Acteur historique de la constitution de l'actuelle majorité, elle se retrouve aujourd'hui quelque peu coincée entre les élus de l'équipe Fidelin et les nouveaux conseils de quartier, entre l'action et la proposition. « Nous sommes à l'origine d'un changement politique majeur : il s'agit de ne pas nous écarter du jeu », lance Gérard Sciberras, premier vice-président, pour qui l'association « a un rôle de conseil et d'organisation d'un large débat dans la ville ».
Patrig Morvezen, secrétaire, résume quant à lui une demande des adhérents : « Être consultés au préalable sur les décisions qui comptent pour ne jamais être mis devant le fait accompli ». Il insiste aussi sur le lien nécessaire avec la population : « La municipalité compte peu de Concarnois de souche, nous pouvons beaucoup lui apporter grâce à nos réseaux et notre connaissance du terrain. »
Bienveillant mais vigilant
Les élus présents mardi, tels François Besombes, Blandine Balouin ou Bruno Quillivic, en conviennent : « L'un de nos objectifs majeurs est d'être proche de la population, il est pertinent d'avoir des gens comme vous à nos côtés, d'autant que nous ne devons pas oublier les gens qui nous ont élus », indique l'adjointe à la scolarité, qui attend de l'association « des propositions et, quand il le faut, un regard critique ».
Pour ce dernier, il faudra sans doute attendre : le bilan des huit premiers mois de la majorité est jugé « largement satisfaisant » par les adhérents.
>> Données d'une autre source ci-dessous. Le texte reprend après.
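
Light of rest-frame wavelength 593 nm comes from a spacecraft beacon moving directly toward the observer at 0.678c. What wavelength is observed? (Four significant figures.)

259.8 nm

Relativistic Doppler for wavelength: λ_obs = λ_src · √((1−β)/(1+β)).
With β = 0.678: factor = √(0.322/1.678) = 0.43806.
λ_obs = 593 × 0.43806 = 259.8 nm.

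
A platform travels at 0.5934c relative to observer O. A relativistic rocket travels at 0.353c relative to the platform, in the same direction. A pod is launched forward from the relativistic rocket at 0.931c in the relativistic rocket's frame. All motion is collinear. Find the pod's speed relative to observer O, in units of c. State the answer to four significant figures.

0.9913c

Apply u = (u'+v)/(1+u'v) twice. Pod in the platform frame: (0.931+0.353)/(1+0.931·0.353) = 1.284/1.328643 = 0.9664c.
That velocity, transformed to the rest frame of observer O: (0.9664+0.5934)/(1+0.9664·0.5934) = 1.5598/1.57346176 = 0.99132c.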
« Mais attention, prévient Gérard Sciberras, il ne faut jamais oublier que cette municipalité n'avait pas la majorité absolue ». Ne pas perdre de vue non plus, selon lui, que « le temps passant, les réactions pourraient devenir moins favorables si les objectifs ne sont pas réellement poursuivis, si les questions financières ou touchant à la place des associations ne sont pas bien négociées ».
Si l'oeil est bienveillant, il semble aussi être vigilant.